Kindergarten in Germany is a lot different than in the United States. They learn by play. Their particular kindergarten is an open-concept kindergarten. Students rotate rooms throughout the day at their choosing (Limited time in each room, of course, and they have morning circle and mid-day circle in their respective homerooms). There is a room for playing with dolls, a room for doing puzzles and games, a room for drawing (I've seen the teacher of that room set up still lifes), a room for making things such as forts, and so on. The children who are going on to grade one next year have a half hour ABC class Monday-Thursday. It's a structured class and prepares them for next year's classroom setting. As a school-starter, Olivia also had swimming class twice a month and music class twice a month.
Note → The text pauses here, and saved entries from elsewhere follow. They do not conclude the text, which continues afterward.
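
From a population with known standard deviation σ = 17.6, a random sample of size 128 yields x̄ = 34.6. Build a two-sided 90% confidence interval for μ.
(32.04, 37.16)

z-interval (σ known):
z* = 1.645 for 90% confidence

Margin of error = z* · σ/√n = 1.645 · 17.6/√128 = 2.56

CI: (34.6 - 2.56, 34.6 + 2.56) = (32.04, 37.16)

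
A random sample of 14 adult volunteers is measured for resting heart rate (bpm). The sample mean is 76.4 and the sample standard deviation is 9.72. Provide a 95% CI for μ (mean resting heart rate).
(70.79, 82.01)

t-interval (σ unknown):
df = n - 1 = 13
t* = 2.160 for 95% confidence

Margin of error = t* · s/√n = 2.160 · 9.72/√14 = 5.61

CI: (70.79, 82.01)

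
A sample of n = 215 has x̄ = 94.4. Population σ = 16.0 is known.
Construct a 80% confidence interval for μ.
(93.00, 95.80)

z-interval (σ known):
z* = 1.282 for 80% confidence

Margin of error = z* · σ/√n = 1.282 · 16.0/√215 = 1.40

CI: (94.4 - 1.40, 94.4 + 1.40) = (93.00, 95.80)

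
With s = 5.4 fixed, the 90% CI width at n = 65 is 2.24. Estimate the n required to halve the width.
n ≈ 260

CI width ∝ 1/√n
To reduce width by factor 2, need √n to grow by 2 → need 2² = 4 times as many samples.

Current: n = 65, width = 2.24
New: n = 260, width ≈ 1.11

Width reduced by factor of 2.24/1.11 = 2.02.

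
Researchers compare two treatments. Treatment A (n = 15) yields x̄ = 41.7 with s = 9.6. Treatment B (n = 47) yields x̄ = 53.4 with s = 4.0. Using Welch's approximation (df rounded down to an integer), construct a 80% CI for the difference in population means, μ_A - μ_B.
(-15.11, -8.29)

Difference: x̄₁ - x̄₂ = -11.70
SE = √(s₁²/n₁ + s₂²/n₂) = √(9.6²/15 + 4.0²/47) = 2.5465
df = 15.58 → 15 (Welch–Satterthwaite, rounded down)
t* = 1.341

CI: -11.70 ± 1.341 · 2.5465 = -11.70 ± 3.41 = (-15.11, -8.29)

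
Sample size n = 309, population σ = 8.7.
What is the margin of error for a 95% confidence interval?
Margin of error = 0.97

Margin of error = z* · σ/√n
= 1.960 · 8.7/√309
= 1.960 · 8.7/17.5784
= 0.97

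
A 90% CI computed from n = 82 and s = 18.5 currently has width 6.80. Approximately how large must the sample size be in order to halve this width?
n ≈ 328

CI width ∝ 1/√n
To reduce width by factor 2, need √n to grow by 2 → need 2² = 4 times as many samples.

Current: n = 82, width = 6.80
New: n = 328, width ≈ 3.37

Width reduced by factor of 6.80/3.37 = 2.02.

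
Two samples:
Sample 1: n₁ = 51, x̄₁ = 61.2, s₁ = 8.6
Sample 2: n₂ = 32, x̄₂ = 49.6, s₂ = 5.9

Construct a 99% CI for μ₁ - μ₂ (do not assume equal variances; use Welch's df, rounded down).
(7.40, 15.80)

Difference: x̄₁ - x̄₂ = 11.60
SE = √(s₁²/n₁ + s₂²/n₂) = √(8.6²/51 + 5.9²/32) = 1.5931
df = 80.28 → 80 (Welch–Satterthwaite, rounded down)
t* = 2.639

CI: 11.60 ± 2.639 · 1.5931 = 11.60 ± 4.20 = (7.40, 15.80)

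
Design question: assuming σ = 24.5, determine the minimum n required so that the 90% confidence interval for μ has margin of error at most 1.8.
n ≥ 502

For margin E ≤ 1.8:
n ≥ (z* · σ / E)²
n ≥ (1.645 · 24.5 / 1.8)²
n ≥ 501.32

Minimum n = 502 (rounding up)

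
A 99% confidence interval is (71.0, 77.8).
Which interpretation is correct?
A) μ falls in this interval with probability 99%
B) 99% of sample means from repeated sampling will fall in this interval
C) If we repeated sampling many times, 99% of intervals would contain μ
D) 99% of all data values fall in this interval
C

A) Wrong — μ is fixed; the randomness lives in the interval, not in μ.
B) Wrong — coverage applies to intervals containing μ, not to future x̄ values.
C) Correct — this is the frequentist long-run coverage interpretation.
D) Wrong — a CI is about the parameter μ, not individual data values.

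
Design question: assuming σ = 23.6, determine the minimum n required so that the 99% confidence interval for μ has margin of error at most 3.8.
n ≥ 256

For margin E ≤ 3.8:
n ≥ (z* · σ / E)²
n ≥ (2.576 · 23.6 / 3.8)²
n ≥ 255.95

Minimum n = 256 (rounding up)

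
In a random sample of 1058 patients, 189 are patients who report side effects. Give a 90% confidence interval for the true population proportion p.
(0.159, 0.198)

Proportion CI:
p̂ = 189/1058 = 0.17864
SE = √(p̂(1-p̂)/n) = √(0.17864 · 0.82136 / 1058) = 0.01178

z* = 1.645
Margin = z* · SE = 1.645 · 0.01178 = 0.0194

CI: 0.17864 ± 0.0194 = (0.159, 0.198)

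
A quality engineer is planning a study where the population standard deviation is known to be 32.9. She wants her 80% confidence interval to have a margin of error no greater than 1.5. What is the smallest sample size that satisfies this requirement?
n ≥ 791

For margin E ≤ 1.5:
n ≥ (z* · σ / E)²
n ≥ (1.282 · 32.9 / 1.5)²
n ≥ 790.65

Minimum n = 791 (rounding up)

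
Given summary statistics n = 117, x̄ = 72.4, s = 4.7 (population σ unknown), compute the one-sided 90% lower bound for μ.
μ ≥ 71.84

Lower bound (one-sided):
t* = 1.289 (one-sided for 90%)
Lower bound = x̄ - t* · s/√n = 72.4 - 1.289 · 4.7/√117 = 71.84

We are 90% confident that μ ≥ 71.84.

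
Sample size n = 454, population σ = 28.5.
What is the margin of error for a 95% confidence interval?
Margin of error = 2.62

Margin of error = z* · σ/√n
= 1.960 · 28.5/√454
= 1.960 · 28.5/21.3073
= 2.62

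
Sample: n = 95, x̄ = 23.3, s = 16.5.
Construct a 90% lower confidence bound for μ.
μ ≥ 21.11

Lower bound (one-sided):
t* = 1.291 (one-sided for 90%)
Lower bound = x̄ - t* · s/√n = 23.3 - 1.291 · 16.5/√95 = 21.11

We are 90% confident that μ ≥ 21.11.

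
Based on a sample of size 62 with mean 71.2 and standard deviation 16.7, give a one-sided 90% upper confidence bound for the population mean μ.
μ ≤ 73.95

Upper bound (one-sided):
t* = 1.296 (one-sided for 90%)
Upper bound = x̄ + t* · s/√n = 71.2 + 1.296 · 16.7/√62 = 73.95

We are 90% confident that μ ≤ 73.95.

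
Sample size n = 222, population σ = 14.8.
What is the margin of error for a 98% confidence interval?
Margin of error = 2.31

Margin of error = z* · σ/√n
= 2.326 · 14.8/√222
= 2.326 · 14.8/14.8997
= 2.31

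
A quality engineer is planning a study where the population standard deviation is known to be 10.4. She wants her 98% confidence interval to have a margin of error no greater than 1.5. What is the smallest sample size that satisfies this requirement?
n ≥ 261

For margin E ≤ 1.5:
n ≥ (z* · σ / E)²
n ≥ (2.326 · 10.4 / 1.5)²
n ≥ 260.08

Minimum n = 261 (rounding up)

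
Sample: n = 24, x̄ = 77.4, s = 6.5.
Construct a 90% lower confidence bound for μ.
μ ≥ 75.65

Lower bound (one-sided):
t* = 1.319 (one-sided for 90%)
Lower bound = x̄ - t* · s/√n = 77.4 - 1.319 · 6.5/√24 = 75.65

We are 90% confident that μ ≥ 75.65.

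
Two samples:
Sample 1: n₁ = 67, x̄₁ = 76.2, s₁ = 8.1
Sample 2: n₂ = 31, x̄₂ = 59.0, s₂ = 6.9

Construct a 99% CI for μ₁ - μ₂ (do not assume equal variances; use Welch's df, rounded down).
(13.00, 21.40)

Difference: x̄₁ - x̄₂ = 17.20
SE = √(s₁²/n₁ + s₂²/n₂) = √(8.1²/67 + 6.9²/31) = 1.5859
df = 67.90 → 67 (Welch–Satterthwaite, rounded down)
t* = 2.651

CI: 17.20 ± 2.651 · 1.5859 = 17.20 ± 4.20 = (13.00, 21.40)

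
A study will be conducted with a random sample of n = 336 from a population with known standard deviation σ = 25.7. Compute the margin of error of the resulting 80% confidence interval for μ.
Margin of error = 1.80

Margin of error = z* · σ/√n
= 1.282 · 25.7/√336
= 1.282 · 25.7/18.3303
= 1.80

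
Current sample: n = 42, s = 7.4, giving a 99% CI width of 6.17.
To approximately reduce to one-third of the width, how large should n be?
n ≈ 378

CI width ∝ 1/√n
To reduce width by factor 3, need √n to grow by 3 → need 3² = 9 times as many samples.

Current: n = 42, width = 6.17
New: n = 378, width ≈ 1.97

Width reduced by factor of 6.17/1.97 = 3.13.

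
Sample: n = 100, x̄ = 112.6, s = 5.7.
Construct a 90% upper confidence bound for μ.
μ ≤ 113.34

Upper bound (one-sided):
t* = 1.290 (one-sided for 90%)
Upper bound = x̄ + t* · s/√n = 112.6 + 1.290 · 5.7/√100 = 113.34

We are 90% confident that μ ≤ 113.34.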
The one thing that is not taught, aside from learning how to write your name, is reading. I was very worried about this as many of Olivia's peers in the States will be entering first grade knowing how to read, some quite well. However, Germans are not behind the learning curve in the long-run. In fact, their top level of high school, Gymnasium, far exceeds most US public high schools academically (Children enter gymnasium between the ages of 10 and 13). Olivia will start Class One in September at a primary school in our town (She choose to go to German school over American - we let her make the decision).
That being said, Matt and I are diligently working on getting Olivia to read in English, as knowing how to read in German, and not English, will leave her behind when she reenters the US school system in a year or two. Earlier this year, we started out with the Bob Books and Explode the Code Workbooks. Recently, she started doing Explode the Code Online. Today, at the recommendation of some homeschooling parents, I ordered, "Teach Your Child to Read in 100 Easy Lessons." She does now read short sentences such as, "Matt reads a book. The dog ran up a hill." However, I believe it was by the middle of first grade that I was reading the "Little House on the Prairie" series on my own (I did not attend Kindergarten as, at the time, my parents would have had to pay for it. A year later, it became free and my sisters each went) and I want her to have the love of reading at a young age as Matt and I did. We have been reading chapter books, such as the Ramona Series by Beverly Clearly, every night. Olivia is obsessed with having us read to her every night. She will cry herself to sleep if we do not. We've recently begun having her read to us before we read to her (Lila sits in too, of course). Slowly, she is making progress and, again, I'm proud of her. She's quite diligent and even asks to read to us. So, she too is very eager to learn, which helps a lot.
Below are some pictures of her graduation. There was a slide show that brought tears to my eyes and then all the graduating students sang about seven songs. At the end of the evening, juice was served to the children and champagne to the adults (I had juice, of course).
|Revealing their ABC class workbook and supplies|
|Their Schultüte's (school cones) to be used on first day of primary school|
|Champagne is served!|
In mid-September, she starts Class One and with the help of Google Translate, our German friends, and a Mommy Learning German class that Lila's kindergarten offers me (free) once a week, I'll be able to help Olivia through the school year. With a new baby on the way and a daughter in a foreign grade school, I'll have my work cut out for me. Fortunately (so far) there are no deployments scheduled for Matt. So, he'll be here to help out too!